You are viewing a plain text version of this content. The canonical link for it is here.
Posted to user@cassandra.apache.org by Courtney Robinson <sa...@live.co.uk> on 2011/10/06 21:34:20 UTC
CF design
I was hoping someone could share their opinions on the following CF designs or suggest a better way of doing it.
My app is constantly receiving new data that contains URLs. I was
thinking of hashing this URL to form a key. The data is a JSON object with
several properties. For now many of its properties will be ignored and only 4
are of interests, URL, title, username, user_rating. Often times the same URL
is received but shared by a different user. I’m wondering if anyone can suggest
a better approach to what I propose below which will be able answer the
following .
Queries:
I’ll be asking the following questions:
1.
Give me the N most frequently shared items over :
a)
The last 30 minutes
b)
The last 24hrs
c)
Between D1 and D2 (where D1 and D2 represents
the start and end date of interest)
2)
Give me the N most shared item over the 3 time
periods above WHERE the average user rating is above 5
3)
Give me X for the item with the ID 123 (where X
is a property for the item with the ID 123)
Proposed approach
Use timestamps as keys in the CF, that should take care of
queries under 1 and partially handle 2
and use each column to store the JSON data, minus the common fields such as the
title which will be the same no matter how many users share the same link (they’ll
have their own columns in the row) other column names will be the user’s
username and the value for those columns will be any JSON left over that’s not
specific to the user.
For the rest of 2, I
can get the N items we’re interested in and calculate the average user rating
for each item client side. Of course using timestamp as key means we need to
maintain an index of the “real” keys/IDs to each item which would allow us to
answer “Give me the item with the ID 123”

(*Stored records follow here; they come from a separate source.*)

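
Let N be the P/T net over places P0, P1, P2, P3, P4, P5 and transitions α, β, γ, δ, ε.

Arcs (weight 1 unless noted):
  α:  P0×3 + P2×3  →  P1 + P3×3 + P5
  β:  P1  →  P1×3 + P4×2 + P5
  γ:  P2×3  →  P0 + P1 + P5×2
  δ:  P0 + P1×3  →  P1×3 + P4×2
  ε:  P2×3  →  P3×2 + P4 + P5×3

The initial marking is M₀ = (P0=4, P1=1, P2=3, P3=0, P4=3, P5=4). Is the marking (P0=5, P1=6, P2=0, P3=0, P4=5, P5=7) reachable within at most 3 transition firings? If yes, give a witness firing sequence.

depth 0: 1 marking
depth 1: 5 markings reached so far
depth 2: 10 markings reached so far
depth 3: 19 markings reached so far
target is not among the 19 markings reachable within 3 steps

NO — not reachable within 3 firings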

Finally to address 3, I was thinking; Using the index get
the timestamp of the item, and on the client side find the property of
interest.
CF1
Timestamp1
Title
value
ID
ID1
Username3
{“rating”:5}
Username2
{“rating”:0}
Username2
{“rating”:4}
Timestamp2
Title
Value1
ID
ID2
Username24
{“rating”:1}
Username87
{“rating”:9}
Username7
{“rating”:2}
CF2
ID1
Timestamp1
ID2
Timestamp2
In the Username column, I'd ideally like to avoid storing the other properties as a JSON but I couldn't think of a way of doing it sensibly when that JSON grows into having 10 other properties.Does this sound like a sensible approach to designing my CFs?